Approximately opposite Brown's Hotel. (See 6/18 Clifford Street)
Wodehouse model was the Bath Club (Which at that time lay on Dover Street 34)
which was destroyed during World War II.
It occurred on for Bertie eternal fadäsen as Tuppy Glossop cheated him
try to swing the club's swimming pool in the ropes and rings that hung there. It was a
type of betting that attracted Bertie. But all too late, he discovered Tuppys
sneaky deception to remove one of the ropes. Bertie was helplessly hanging in the middle of
bassin. He had finally let go and did so as an involuntary dip
wearing tuxedo. Bertie tried, usually unsuccessfully, in various ways to take revenge on
Tuppy during the rest of his life (tex. Jeeves and the Yule-Tide Spirit).
6/ #18 Clifford Street.
It is now Buck´s Club. 100 years ago it was called "The Bachelors Club," an inside club for young men about town.
Sometime in the 1920s the name was changed to Buck's Club. One time use Wodehouse this new name but apparently arose the problem. He changed it when the The Drones Club. A name that he had previously used with an address on Dover Street. In Swedish called Drönarklubben and was Bertie and his like-minded as a second home.

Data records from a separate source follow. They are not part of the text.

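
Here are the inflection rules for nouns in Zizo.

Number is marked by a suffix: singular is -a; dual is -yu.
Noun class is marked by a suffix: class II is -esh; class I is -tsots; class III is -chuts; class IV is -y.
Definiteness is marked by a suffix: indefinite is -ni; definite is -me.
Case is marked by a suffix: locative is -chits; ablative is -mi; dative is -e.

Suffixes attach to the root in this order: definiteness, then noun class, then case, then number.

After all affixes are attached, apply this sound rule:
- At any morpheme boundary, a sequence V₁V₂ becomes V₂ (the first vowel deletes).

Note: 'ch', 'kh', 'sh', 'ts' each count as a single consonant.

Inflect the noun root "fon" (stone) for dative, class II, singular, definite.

Attach definiteness definite -me → fonme.
Attach noun class class II -esh → fonmeesh.
Attach case dative -e → fonmeeshe.
Attach number singular -a → fonmeeshea.
Apply vowel deletion: fonmeeshea → fonmesha.

fonmesha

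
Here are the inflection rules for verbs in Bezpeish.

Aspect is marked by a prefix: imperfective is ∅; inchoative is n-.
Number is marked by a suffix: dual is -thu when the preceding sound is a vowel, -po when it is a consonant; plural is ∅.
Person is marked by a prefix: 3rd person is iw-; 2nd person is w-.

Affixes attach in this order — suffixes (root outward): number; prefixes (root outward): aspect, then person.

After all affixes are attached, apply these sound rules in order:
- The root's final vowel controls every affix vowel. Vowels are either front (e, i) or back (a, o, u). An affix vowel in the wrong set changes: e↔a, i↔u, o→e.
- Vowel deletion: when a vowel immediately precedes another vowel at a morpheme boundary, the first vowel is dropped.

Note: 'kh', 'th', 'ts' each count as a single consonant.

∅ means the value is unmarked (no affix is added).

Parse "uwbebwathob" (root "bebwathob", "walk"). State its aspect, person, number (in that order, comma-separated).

imperfective, 3rd person, plural

Segment: iw-bebwathob.
aspect: ∅ → imperfective.
person: iw- → 3rd person.
number: ∅ → plural.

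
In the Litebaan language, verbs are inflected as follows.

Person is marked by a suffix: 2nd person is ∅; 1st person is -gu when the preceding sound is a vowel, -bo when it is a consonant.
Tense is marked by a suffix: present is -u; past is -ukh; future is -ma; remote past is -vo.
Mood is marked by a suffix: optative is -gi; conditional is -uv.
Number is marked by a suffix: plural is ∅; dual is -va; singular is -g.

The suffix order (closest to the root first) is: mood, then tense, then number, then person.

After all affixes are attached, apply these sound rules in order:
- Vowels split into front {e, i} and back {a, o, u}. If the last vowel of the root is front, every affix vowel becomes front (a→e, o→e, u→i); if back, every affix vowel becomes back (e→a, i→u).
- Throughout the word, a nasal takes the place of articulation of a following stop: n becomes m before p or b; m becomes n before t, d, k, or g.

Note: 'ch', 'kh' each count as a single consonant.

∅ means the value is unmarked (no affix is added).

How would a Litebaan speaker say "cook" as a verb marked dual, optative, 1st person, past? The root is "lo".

loguukhvagu

Attach mood optative -gi → logi.
Attach tense past -ukh → logiukh.
Attach number dual -va → logiukhva.
Attach person 1st person -gu (after vowel 'a') → logiukhvagu.
Apply vowel harmony: logiukhvagu → loguukhvagu.
Nasal assimilation: no change.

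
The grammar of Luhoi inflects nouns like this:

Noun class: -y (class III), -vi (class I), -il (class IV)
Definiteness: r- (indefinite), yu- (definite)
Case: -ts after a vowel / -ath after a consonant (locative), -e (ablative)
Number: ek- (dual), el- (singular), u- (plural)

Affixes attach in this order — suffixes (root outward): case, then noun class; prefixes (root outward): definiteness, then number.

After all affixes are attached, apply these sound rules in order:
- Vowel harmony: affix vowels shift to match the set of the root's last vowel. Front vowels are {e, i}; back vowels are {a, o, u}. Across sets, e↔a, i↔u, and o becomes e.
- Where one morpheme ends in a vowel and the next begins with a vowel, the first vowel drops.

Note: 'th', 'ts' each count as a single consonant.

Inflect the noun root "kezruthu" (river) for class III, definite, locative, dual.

Attach case locative -ts (after vowel 'u') → kezruthuts.
Attach definiteness definite yu- → yukezruthuts.
Attach noun class class III -y → yukezruthutsy.
Attach number dual ek- → ekyukezruthutsy.
Apply vowel harmony: ekyukezruthutsy → akyukezruthutsy.
Vowel deletion: no change.

akyukezruthutsy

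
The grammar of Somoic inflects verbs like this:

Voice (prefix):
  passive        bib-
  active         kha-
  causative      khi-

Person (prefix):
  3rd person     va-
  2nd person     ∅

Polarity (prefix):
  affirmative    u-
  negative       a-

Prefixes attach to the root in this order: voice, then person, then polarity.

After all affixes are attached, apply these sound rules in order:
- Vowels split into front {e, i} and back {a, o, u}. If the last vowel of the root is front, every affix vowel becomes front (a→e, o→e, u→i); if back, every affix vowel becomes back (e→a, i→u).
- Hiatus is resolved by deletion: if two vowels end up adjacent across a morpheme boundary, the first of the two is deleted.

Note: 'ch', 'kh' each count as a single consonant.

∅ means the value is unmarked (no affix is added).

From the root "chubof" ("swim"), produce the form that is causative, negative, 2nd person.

Attach voice causative khi- → khichubof.
person = 2nd person: zero marking, form stays khichubof.
Attach polarity negative a- → akhichubof.
Apply vowel harmony: akhichubof → akhuchubof.
Vowel deletion: no change.

akhuchubof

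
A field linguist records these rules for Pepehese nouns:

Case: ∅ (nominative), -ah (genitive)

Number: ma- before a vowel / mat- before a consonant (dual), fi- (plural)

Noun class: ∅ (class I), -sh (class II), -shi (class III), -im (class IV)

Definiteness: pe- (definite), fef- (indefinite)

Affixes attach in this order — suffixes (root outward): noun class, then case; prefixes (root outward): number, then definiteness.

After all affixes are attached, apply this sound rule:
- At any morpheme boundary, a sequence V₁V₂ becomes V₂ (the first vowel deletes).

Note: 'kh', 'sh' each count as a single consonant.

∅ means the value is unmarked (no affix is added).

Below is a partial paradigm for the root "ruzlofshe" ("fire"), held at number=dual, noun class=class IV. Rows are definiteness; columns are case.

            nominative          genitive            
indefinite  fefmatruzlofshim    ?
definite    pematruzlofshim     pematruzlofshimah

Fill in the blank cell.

fefmatruzlofshimah

Attach number dual mat- (before consonant 'r') → matruzlofshe.
Attach noun class class IV -im → matruzlofsheim.
Attach case genitive -ah → matruzlofsheimah.
Attach definiteness indefinite fef- → fefmatruzlofsheimah.
Apply vowel deletion: fefmatruzlofsheimah → fefmatruzlofshimah.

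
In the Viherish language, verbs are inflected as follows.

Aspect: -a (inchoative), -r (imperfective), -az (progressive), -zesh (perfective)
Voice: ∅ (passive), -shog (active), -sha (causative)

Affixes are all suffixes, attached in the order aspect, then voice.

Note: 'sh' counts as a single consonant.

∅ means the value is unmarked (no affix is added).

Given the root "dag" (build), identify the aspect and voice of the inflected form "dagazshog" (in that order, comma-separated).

progressive, active

Segment: dag-az-shog.
aspect: -az → progressive.
voice: -shog → active.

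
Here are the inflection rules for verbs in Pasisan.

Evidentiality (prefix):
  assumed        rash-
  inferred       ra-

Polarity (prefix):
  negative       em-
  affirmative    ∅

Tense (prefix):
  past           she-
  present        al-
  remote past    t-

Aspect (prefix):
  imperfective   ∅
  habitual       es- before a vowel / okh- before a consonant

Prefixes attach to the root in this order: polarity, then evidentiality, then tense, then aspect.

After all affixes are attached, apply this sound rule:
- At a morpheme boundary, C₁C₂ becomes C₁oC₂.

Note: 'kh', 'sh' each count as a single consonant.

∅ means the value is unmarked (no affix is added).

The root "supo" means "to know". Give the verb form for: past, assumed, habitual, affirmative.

okhosherashosupo

polarity = affirmative: zero marking, form stays supo.
Attach evidentiality assumed rash- → rashsupo.
Attach tense past she- → sherashsupo.
Attach aspect habitual okh- (before consonant 'sh') → okhsherashsupo.
Apply epenthesis: okhsherashsupo → okhosherashosupo.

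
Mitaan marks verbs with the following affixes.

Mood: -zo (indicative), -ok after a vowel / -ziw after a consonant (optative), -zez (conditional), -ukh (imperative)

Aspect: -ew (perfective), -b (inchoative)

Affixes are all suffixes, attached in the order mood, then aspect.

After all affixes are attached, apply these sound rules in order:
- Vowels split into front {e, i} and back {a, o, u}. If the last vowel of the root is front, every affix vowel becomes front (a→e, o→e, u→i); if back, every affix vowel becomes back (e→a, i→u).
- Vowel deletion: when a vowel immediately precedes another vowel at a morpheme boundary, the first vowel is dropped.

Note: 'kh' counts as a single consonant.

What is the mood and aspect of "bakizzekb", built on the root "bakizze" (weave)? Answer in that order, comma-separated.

optative, inchoative

Segment: bakizze-ok-b.
mood: -ok/ziw → optative.
aspect: -b → inchoative.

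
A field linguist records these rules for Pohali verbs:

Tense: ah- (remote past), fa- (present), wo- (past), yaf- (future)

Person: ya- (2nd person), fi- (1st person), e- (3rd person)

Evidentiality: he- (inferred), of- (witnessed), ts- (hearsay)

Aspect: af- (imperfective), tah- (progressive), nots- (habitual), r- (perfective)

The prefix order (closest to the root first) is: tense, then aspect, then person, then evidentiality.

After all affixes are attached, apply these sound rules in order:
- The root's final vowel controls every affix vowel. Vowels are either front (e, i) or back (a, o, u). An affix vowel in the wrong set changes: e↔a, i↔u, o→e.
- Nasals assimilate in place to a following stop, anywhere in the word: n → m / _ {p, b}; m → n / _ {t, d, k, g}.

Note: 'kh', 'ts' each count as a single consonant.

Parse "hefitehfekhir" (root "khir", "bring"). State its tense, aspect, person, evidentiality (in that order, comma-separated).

Segment: he-fi-tah-fa-khir.
tense: fa- → present.
aspect: tah- → progressive.
person: fi- → 1st person.
evidentiality: he- → inferred.

present, progressive, 1st person, inferred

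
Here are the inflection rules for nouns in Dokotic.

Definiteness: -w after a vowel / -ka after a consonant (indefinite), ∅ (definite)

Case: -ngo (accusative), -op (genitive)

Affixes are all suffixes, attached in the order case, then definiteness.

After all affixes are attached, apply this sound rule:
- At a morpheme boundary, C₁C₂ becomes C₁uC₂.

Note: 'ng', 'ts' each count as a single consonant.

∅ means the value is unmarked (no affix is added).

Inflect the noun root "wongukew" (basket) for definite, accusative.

wongukewungo

Attach case accusative -ngo → wongukewngo.
definiteness = definite: zero marking, form stays wongukewngo.
Apply epenthesis: wongukewngo → wongukewungo.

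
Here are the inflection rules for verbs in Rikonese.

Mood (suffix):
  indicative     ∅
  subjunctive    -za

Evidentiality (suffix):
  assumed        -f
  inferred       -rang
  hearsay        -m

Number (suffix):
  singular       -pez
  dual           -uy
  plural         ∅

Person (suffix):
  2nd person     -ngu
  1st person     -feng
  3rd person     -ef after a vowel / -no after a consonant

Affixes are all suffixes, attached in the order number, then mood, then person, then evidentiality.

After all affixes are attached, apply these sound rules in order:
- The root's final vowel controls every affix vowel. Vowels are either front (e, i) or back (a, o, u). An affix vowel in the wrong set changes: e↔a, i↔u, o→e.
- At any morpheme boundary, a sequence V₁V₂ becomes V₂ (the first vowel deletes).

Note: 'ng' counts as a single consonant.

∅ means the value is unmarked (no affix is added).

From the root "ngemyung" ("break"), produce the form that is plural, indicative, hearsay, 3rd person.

number = plural: zero marking, form stays ngemyung.
mood = indicative: zero marking, form stays ngemyung.
Attach person 3rd person -no (after consonant 'ng') → ngemyungno.
Attach evidentiality hearsay -m → ngemyungnom.
Vowel harmony: no change.
Vowel deletion: no change.

ngemyungnom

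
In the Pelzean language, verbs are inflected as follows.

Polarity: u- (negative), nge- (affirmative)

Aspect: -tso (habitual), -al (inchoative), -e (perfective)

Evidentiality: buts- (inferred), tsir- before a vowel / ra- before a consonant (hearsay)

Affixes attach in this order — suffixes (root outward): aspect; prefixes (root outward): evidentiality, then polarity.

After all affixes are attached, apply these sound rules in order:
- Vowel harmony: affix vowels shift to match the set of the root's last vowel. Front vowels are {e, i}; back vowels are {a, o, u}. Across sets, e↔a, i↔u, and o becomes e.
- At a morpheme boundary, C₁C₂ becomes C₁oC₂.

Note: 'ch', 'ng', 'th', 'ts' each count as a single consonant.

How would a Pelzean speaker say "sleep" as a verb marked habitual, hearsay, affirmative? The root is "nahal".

Attach aspect habitual -tso → nahaltso.
Attach evidentiality hearsay ra- (before consonant 'n') → ranahaltso.
Attach polarity affirmative nge- → ngeranahaltso.
Apply vowel harmony: ngeranahaltso → ngaranahaltso.
Apply epenthesis: ngaranahaltso → ngaranahalotso.

ngaranahalotso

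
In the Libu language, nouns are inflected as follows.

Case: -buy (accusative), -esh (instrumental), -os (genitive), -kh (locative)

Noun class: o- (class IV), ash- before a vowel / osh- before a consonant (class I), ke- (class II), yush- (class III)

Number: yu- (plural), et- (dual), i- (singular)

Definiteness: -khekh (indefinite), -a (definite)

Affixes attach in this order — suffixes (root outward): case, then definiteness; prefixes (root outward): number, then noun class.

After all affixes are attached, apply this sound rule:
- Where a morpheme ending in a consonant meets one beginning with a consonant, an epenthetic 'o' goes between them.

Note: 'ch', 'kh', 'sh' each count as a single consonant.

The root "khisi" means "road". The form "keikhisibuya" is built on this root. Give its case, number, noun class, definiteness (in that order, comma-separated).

accusative, singular, class II, definite

Segment: ke-i-khisi-buy-a.
case: -buy → accusative.
number: i- → singular.
noun class: ke- → class II.
definiteness: -a → definite.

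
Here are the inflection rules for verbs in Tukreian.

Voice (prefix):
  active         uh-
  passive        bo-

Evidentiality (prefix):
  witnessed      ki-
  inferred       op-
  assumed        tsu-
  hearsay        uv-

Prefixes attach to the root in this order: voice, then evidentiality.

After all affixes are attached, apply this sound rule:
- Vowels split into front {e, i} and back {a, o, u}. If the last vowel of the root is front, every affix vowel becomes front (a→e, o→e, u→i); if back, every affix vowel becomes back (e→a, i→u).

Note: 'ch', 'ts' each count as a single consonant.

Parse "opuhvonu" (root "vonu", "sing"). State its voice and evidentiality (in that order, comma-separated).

Segment: op-uh-vonu.
voice: uh- → active.
evidentiality: op- → inferred.

active, inferred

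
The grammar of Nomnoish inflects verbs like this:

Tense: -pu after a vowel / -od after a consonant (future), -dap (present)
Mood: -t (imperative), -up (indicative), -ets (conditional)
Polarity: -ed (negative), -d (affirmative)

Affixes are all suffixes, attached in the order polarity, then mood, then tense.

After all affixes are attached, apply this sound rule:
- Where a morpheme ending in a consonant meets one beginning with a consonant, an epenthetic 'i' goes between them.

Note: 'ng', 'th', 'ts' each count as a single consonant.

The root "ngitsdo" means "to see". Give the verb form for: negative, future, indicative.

Attach polarity negative -ed → ngitsdoed.
Attach mood indicative -up → ngitsdoedup.
Attach tense future -od (after consonant 'p') → ngitsdoedupod.
Epenthesis: no change.

ngitsdoedupod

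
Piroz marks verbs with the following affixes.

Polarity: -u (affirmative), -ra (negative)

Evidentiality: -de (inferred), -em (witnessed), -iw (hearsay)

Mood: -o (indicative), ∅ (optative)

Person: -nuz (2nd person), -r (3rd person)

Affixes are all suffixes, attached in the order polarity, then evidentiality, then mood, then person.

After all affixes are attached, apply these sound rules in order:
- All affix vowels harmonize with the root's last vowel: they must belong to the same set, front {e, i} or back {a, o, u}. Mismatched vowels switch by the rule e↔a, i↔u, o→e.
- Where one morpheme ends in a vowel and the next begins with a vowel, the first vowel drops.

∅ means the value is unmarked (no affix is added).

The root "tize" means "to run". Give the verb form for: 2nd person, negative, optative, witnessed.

Attach polarity negative -ra → tizera.
Attach evidentiality witnessed -em → tizeraem.
mood = optative: zero marking, form stays tizeraem.
Attach person 2nd person -nuz → tizeraemnuz.
Apply vowel harmony: tizeraemnuz → tizereemniz.
Apply vowel deletion: tizereemniz → tizeremniz.

tizeremniz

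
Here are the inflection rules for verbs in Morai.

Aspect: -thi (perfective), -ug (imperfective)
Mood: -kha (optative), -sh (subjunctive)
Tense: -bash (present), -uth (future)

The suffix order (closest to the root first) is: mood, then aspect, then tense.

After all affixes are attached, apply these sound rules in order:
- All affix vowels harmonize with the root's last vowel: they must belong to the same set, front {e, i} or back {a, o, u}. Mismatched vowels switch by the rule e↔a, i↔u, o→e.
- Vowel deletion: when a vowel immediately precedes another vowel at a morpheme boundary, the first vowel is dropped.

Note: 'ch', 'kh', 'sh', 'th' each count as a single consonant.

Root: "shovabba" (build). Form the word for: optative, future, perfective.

Attach mood optative -kha → shovabbakha.
Attach aspect perfective -thi → shovabbakhathi.
Attach tense future -uth → shovabbakhathiuth.
Apply vowel harmony: shovabbakhathiuth → shovabbakhathuuth.
Apply vowel deletion: shovabbakhathuuth → shovabbakhathuth.

shovabbakhathuth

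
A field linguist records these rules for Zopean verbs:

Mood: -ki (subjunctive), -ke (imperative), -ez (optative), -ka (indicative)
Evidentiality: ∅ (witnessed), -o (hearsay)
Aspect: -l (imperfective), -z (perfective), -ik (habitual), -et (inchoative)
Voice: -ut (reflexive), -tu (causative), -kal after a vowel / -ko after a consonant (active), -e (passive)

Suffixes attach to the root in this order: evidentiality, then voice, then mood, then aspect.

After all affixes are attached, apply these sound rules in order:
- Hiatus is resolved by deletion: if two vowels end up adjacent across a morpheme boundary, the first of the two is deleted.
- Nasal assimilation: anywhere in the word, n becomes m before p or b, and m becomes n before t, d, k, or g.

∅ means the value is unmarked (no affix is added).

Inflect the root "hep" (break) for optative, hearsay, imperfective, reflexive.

heputezl

Attach evidentiality hearsay -o → hepo.
Attach voice reflexive -ut → hepout.
Attach mood optative -ez → hepoutez.
Attach aspect imperfective -l → hepoutezl.
Apply vowel deletion: hepoutezl → heputezl.
Nasal assimilation: no change.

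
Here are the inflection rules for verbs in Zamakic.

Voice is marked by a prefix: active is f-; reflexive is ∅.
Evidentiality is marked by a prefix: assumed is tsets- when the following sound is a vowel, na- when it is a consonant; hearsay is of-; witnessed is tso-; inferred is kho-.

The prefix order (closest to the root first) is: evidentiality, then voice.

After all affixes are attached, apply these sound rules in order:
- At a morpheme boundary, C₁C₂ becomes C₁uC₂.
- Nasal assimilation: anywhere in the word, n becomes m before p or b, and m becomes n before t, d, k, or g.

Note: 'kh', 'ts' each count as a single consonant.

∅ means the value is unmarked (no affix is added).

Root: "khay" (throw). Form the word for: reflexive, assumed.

Attach evidentiality assumed na- (before consonant 'kh') → nakhay.
voice = reflexive: zero marking, form stays nakhay.
Epenthesis: no change.
Nasal assimilation: no change.

nakhay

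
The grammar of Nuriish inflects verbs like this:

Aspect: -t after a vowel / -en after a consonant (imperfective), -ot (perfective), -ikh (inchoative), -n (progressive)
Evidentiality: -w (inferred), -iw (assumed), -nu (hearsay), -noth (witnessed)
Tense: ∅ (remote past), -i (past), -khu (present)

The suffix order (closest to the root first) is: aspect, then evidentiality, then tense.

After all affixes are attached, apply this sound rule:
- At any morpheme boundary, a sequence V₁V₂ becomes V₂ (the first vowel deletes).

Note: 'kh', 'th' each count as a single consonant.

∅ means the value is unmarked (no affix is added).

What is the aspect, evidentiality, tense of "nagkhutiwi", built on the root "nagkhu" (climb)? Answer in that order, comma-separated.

imperfective, assumed, past

Segment: nagkhu-t-iw-i.
aspect: -t/en → imperfective.
evidentiality: -iw → assumed.
tense: -i → past.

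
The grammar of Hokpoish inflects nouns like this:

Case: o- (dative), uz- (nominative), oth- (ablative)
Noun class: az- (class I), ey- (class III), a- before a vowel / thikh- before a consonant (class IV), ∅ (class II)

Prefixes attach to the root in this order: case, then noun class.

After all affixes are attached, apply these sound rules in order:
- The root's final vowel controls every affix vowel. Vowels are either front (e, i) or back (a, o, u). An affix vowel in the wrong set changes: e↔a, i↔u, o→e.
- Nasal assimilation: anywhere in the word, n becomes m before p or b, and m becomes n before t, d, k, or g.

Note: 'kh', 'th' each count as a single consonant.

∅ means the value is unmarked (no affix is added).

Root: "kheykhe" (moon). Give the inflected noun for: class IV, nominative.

Attach case nominative uz- → uzkheykhe.
Attach noun class class IV a- (before vowel 'u') → auzkheykhe.
Apply vowel harmony: auzkheykhe → eizkheykhe.
Nasal assimilation: no change.

eizkheykhe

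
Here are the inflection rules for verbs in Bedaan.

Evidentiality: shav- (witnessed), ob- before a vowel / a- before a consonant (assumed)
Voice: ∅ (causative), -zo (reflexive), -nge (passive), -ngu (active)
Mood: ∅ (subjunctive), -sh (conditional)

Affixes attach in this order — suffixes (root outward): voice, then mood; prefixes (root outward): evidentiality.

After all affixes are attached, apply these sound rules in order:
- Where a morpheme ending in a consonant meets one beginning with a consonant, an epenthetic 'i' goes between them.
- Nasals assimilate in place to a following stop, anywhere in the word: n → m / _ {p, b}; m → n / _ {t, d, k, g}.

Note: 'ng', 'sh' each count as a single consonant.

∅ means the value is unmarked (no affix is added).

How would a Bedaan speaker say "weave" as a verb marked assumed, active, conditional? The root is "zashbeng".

Attach evidentiality assumed a- (before consonant 'z') → azashbeng.
Attach voice active -ngu → azashbengngu.
Attach mood conditional -sh → azashbengngush.
Apply epenthesis: azashbengngush → azashbengingush.
Nasal assimilation: no change.

azashbengingush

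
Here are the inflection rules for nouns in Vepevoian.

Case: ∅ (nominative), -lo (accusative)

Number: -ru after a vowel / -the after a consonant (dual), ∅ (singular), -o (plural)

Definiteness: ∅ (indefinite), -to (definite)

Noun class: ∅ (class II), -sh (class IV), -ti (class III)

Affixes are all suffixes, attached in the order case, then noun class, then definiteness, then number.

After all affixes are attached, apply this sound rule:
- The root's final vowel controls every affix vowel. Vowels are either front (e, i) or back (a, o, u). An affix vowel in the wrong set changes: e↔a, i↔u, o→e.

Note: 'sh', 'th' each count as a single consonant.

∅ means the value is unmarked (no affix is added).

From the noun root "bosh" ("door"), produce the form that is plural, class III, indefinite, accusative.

Attach case accusative -lo → boshlo.
Attach noun class class III -ti → boshloti.
definiteness = indefinite: zero marking, form stays boshloti.
Attach number plural -o → boshlotio.
Apply vowel harmony: boshlotio → boshlotuo.

boshlotuo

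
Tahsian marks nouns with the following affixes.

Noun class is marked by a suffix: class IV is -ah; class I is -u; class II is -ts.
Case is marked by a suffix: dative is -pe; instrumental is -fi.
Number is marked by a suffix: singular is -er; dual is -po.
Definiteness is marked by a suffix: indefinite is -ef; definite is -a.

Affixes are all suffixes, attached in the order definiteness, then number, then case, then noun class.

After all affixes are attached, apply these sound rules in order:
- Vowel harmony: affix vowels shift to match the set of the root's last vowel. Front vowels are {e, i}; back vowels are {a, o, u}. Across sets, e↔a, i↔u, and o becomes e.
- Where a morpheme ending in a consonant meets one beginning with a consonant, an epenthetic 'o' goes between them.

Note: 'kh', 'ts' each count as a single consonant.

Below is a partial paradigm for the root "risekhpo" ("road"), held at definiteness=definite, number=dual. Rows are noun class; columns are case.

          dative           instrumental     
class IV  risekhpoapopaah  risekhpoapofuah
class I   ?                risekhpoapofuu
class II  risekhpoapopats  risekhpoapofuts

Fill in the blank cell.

Attach definiteness definite -a → risekhpoa.
Attach number dual -po → risekhpoapo.
Attach case dative -pe → risekhpoapope.
Attach noun class class I -u → risekhpoapopeu.
Apply vowel harmony: risekhpoapopeu → risekhpoapopau.
Epenthesis: no change.

risekhpoapopau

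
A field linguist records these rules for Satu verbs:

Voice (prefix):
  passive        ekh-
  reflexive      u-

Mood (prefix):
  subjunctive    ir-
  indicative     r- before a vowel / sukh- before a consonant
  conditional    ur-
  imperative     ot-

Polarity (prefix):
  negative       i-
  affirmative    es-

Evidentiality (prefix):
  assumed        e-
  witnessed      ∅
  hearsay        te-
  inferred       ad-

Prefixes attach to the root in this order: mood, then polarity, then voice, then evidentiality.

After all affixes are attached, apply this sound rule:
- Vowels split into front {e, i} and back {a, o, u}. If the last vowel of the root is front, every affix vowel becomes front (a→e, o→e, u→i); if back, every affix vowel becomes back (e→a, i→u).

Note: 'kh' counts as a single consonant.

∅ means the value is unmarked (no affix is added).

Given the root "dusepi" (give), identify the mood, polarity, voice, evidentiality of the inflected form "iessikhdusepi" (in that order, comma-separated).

indicative, affirmative, reflexive, witnessed

Segment: u-es-sukh-dusepi.
mood: r/sukh- → indicative.
polarity: es- → affirmative.
voice: u- → reflexive.
evidentiality: ∅ → witnessed.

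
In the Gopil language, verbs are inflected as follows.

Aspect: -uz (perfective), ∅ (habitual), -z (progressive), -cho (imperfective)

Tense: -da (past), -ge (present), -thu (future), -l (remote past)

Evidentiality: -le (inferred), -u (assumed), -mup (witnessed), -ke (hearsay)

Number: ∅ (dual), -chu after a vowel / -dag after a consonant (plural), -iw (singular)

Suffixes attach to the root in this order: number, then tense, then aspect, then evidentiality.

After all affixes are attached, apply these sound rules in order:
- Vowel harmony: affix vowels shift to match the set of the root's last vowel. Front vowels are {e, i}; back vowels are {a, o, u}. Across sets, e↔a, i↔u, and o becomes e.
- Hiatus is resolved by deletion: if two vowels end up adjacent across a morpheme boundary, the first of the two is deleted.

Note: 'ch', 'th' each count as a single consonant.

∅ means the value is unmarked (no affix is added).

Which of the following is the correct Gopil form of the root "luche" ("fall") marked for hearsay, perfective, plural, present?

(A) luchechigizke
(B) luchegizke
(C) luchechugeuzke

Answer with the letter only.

Attach number plural -chu (after vowel 'e') → luchechu.
Attach tense present -ge → luchechuge.
Attach aspect perfective -uz → luchechugeuz.
Attach evidentiality hearsay -ke → luchechugeuzke.
Apply vowel harmony: luchechugeuzke → luchechigeizke.
Apply vowel deletion: luchechigeizke → luchechigizke.
So the correct form is luchechigizke, option (A).
(C) luchechugeuzke is wrong: it fails to apply the sound rule(s).
(B) luchegizke is wrong: it uses dual instead of plural for number.

A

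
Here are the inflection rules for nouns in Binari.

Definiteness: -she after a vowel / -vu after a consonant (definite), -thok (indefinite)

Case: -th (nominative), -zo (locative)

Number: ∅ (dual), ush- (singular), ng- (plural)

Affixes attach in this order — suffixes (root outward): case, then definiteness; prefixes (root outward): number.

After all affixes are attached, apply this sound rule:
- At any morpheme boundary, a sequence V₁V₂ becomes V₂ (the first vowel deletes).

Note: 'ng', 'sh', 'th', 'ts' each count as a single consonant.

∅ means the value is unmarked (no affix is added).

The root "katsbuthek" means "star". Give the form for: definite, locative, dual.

number = dual: zero marking, form stays katsbuthek.
Attach case locative -zo → katsbuthekzo.
Attach definiteness definite -she (after vowel 'o') → katsbuthekzoshe.
Vowel deletion: no change.

katsbuthekzoshe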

7/ #7 Northumberland Avenue.
Located close to Trafalgar Square.
This low as Wodehouse once The Constitutional Club, which he named as
the Senior Conservative Club. He was himself a member (from 1905) as well as the Lord
Emsworth and Rupert Psmith.
The house is rebuilt in 1964 and reflects quite accurately the original appearance.
Tex arched bay windows that originally contained the club's dining room.
The club was known among other things for its impressive marble staircase and its excellent cuisine.
8/ Burlington Arcade.
Go down Old Burlington Street. Turn right along the Burlington Gardens towards
entrance to the Burlington Arcade. Inside the arcade after about 20 yards on the left side there
a showcase full of silverware, including kosnipor. We can imagine that Tom
Travers visited the arcade on the lookout for various unique findings (see also 1 / above).
9/ The Criterion Bar, #224 Piccadilly
Gally Threepwood often frequented this bar. Here he detailed feel
waitresses and the ballet girls who found their way there from the nearby cabaret engines.
Lord Emsworth's butler Beach`s niece Maudie Montrose worked here. She
later married a BELONGING TO THE HIGHER NOBILITY, frequent bargäst and became Lady Parsloe-Parsloe.
10/ Rupert Street.
Located opposite the pub, The Blue Post.
According to Murphy, this was "it all began" in 1905, that Wodehouse's writing.
Look for the two small windows at the top right under the roof next to the White House.
Wodehouse "first adult novel plot" was created here in a small apartment. Rupert Street
mentioned in six of his books: Not George Washington, The Girl on the boat, the Three
Men And a Maid, The Adventures of Sally, Mulliner Nights och Full Moon.